В деле Горэма был, однако, еще один аспект, и более важный, чем даже вопрос о Крещении и втором рождении. В 1833 г. было принято постановление об учреждении Юридического комитета при Тайном Совете в качестве высшего суда для апелляций в подобного рода случаях; и это был орган, членами которого являлись исключительно миряне. Отсюда со всей очевидностью следовало, что королевская власть по-прежнему является высшей инстанцией, и что собрание юристов, назначенных королевским указом, обладает законным правом формулировать религиозную доктрину Церкви Англии. Решение по делу был вынесено в 1850 г.: заключение епископального суда было пересмотрено, и иск м-ра Горэма был удовлетворен. Комитет заявил, однако, что не в их компетенции решать вопрос о правильности или ошибочности взглядов м-ра Горэма с теологической точки зрения. Комитет всего лишь выносит вердикт относительно того, являются ли рассматриваемые взгляды противоречащими или несовместимыми с доктриной Церкви Англии, обязательной для всех служителей в том виде, как она изложена в ее статьях, параграфах и подпараграфах, и они пришли к заключению, что взгляды м-ра Горэма таковыми не являются. Это решение имеет силу и по сей день, так что и по сей день служитель Церкви Англии имеет право верить, что второе рождение необязательно имеет место при крещении ребенка.

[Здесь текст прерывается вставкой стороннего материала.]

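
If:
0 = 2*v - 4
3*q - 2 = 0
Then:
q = 2/3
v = 2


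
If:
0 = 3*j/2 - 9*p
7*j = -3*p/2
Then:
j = 0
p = 0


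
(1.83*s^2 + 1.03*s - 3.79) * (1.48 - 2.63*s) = -4.8129*s^3 - 0.000499999999999723*s^2 + 11.4921*s - 5.6092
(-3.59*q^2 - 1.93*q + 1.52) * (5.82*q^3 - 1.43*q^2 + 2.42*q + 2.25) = -20.8938*q^5 - 6.0989*q^4 + 2.9185*q^3 - 14.9217*q^2 - 0.6641*q + 3.42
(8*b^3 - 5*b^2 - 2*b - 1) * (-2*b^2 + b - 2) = -16*b^5 + 18*b^4 - 17*b^3 + 10*b^2 + 3*b + 2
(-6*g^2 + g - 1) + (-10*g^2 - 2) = -16*g^2 + g - 3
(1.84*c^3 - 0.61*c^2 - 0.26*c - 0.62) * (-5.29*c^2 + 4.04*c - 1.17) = -9.7336*c^5 + 10.6605*c^4 - 3.2418*c^3 + 2.9431*c^2 - 2.2006*c + 0.7254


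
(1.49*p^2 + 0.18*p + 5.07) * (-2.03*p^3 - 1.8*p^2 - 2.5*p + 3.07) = -3.0247*p^5 - 3.0474*p^4 - 14.3411*p^3 - 5.0017*p^2 - 12.1224*p + 15.5649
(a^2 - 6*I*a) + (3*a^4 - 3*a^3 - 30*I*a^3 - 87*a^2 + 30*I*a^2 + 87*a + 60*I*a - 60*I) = 3*a^4 - 3*a^3 - 30*I*a^3 - 86*a^2 + 30*I*a^2 + 87*a + 54*I*a - 60*I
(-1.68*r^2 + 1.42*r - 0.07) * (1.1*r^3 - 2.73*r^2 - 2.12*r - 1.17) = -1.848*r^5 + 6.1484*r^4 - 0.392*r^3 - 0.8537*r^2 - 1.513*r + 0.0819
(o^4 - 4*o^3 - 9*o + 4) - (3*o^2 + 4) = o^4 - 4*o^3 - 3*o^2 - 9*o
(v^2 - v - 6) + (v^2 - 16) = 2*v^2 - v - 22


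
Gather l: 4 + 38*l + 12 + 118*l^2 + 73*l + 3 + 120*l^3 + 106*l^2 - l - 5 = 120*l^3 + 224*l^2 + 110*l + 14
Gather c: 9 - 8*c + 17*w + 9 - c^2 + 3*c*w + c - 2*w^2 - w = -c^2 + c*(3*w - 7) - 2*w^2 + 16*w + 18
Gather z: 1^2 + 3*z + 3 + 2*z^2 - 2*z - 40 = 2*z^2 + z - 36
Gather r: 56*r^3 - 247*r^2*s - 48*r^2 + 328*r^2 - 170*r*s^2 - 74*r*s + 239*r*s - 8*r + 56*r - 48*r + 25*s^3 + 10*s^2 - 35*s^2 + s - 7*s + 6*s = 56*r^3 + r^2*(280 - 247*s) + r*(-170*s^2 + 165*s) + 25*s^3 - 25*s^2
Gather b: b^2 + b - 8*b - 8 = b^2 - 7*b - 8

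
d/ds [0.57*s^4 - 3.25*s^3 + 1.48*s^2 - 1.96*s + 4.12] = 2.28*s^3 - 9.75*s^2 + 2.96*s - 1.96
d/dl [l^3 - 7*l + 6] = 3*l^2 - 7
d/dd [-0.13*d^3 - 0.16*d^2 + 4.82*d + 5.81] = -0.39*d^2 - 0.32*d + 4.82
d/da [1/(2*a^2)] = -1/a^3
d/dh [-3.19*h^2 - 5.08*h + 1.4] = -6.38*h - 5.08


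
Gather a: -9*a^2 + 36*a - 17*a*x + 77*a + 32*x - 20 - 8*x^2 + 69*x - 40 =-9*a^2 + a*(113 - 17*x) - 8*x^2 + 101*x - 60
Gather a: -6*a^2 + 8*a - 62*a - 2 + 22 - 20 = -6*a^2 - 54*a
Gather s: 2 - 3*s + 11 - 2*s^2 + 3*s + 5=18 - 2*s^2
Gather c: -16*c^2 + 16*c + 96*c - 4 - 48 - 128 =-16*c^2 + 112*c - 180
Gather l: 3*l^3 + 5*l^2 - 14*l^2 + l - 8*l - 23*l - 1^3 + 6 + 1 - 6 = 3*l^3 - 9*l^2 - 30*l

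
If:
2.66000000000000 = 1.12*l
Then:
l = 2.38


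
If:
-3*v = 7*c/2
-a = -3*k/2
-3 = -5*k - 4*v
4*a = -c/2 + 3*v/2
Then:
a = 81/314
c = -72/157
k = 27/157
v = 84/157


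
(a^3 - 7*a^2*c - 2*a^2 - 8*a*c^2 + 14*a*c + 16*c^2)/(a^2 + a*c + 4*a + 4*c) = (a^2 - 8*a*c - 2*a + 16*c)/(a + 4)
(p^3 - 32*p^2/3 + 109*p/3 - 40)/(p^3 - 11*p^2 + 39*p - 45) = (p - 8/3)/(p - 3)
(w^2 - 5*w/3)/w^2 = (w - 5/3)/w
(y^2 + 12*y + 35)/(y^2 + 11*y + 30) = (y + 7)/(y + 6)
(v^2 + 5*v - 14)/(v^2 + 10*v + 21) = (v - 2)/(v + 3)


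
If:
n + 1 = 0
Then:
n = -1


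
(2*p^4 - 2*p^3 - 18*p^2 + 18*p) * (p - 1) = 2*p^5 - 4*p^4 - 16*p^3 + 36*p^2 - 18*p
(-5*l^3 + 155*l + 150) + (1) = -5*l^3 + 155*l + 151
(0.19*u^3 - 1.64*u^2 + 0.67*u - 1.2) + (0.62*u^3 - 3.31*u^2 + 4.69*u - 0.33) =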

Для Мэннинга это решение оказалось ударом сокрушительной силы. До сих пор он был не только горячим сторонником того, что ничто не сравнится по силе воздействия с крестным знамением, совершенным над лбом младенца, но и вплоть до этого момента полагал, что королевская власть как высшая инстанция является случайным явлением, временной узурпацией, практически не затронувшей высшую духовную власть Церкви. Теперь же ему пришлось столкнуться с жестокой реальностью в момент ее торжества; теперь-то уже не было сомнений: законодательный акт парламента, поддержанный евреями, католиками и диссентерами, — вот конечная инстанция, где принимаются решения относительно важнейших и сокровеннейших вопросов англиканской веры. М-р Гладстон был также глубоко обеспокоен; в своем письме он пишет о необходимости «спасти и защитить Церковь от настоящей порочной системы». В результате волнений и агитации несколько влиятельных англикан во главе с Мэннингом составили и подписали письмо с официальным протестом против решения, вынесенного по делу Горэма. М-р Гладстон, однако, предложил свой метод действий: форсирования событий, заявил он, следует избегать в любом случае; прокрастинация – вот, в чем состоит его детальный план. То есть, все те, кто считает, что в результате принятого парламентом законодательного акта был отменен элемент вероучения, берут на себя обязательство не только не предпринимать никаких шагов, но и не делать никаких заявлений о намерениях такого рода до тех пор, пока не пройдет определенный отрезок времени. М-р Гладстон полагал, что таким образом они смогут достичь результата, хотя, конечно же, полной уверенности у него нет. «Среди прочих, - писал он Мэннингу – я провел переговоры с Робертом Уилберфорсом и с Уэгг-Проссером, и оба, кажется, склоняются в пользу моего плана. Возможно, что он удержит до некоторой степени лорда Филдинга, готового взорваться в любую минуту».
Предложенный план, однако, не получил одобрения Мэннинга. Протесты и прокрастинация, сговорчивые Уэгг-Проссеры и несговорчивые лорды Филдинги, все это - только суета сует. Наступило время для решительных действий. В связи с чем он пишет Роберту Уилберфорсу: «Я не могу продолжать свою деятельность, связанный клятвой и подписью признать верховенство королевской власти в вероучительных вопросах, в то время как убежден, что: 1) это есть нарушение против Божественного Права Церкви; 2) следствием этого и стало отделение Церкви Англии от Вселенской Церкви, что, с моей точки зрения, имеет характер схизмы; 3) и, таким образом, Церковь Англии была ограничена и лишена своих прав».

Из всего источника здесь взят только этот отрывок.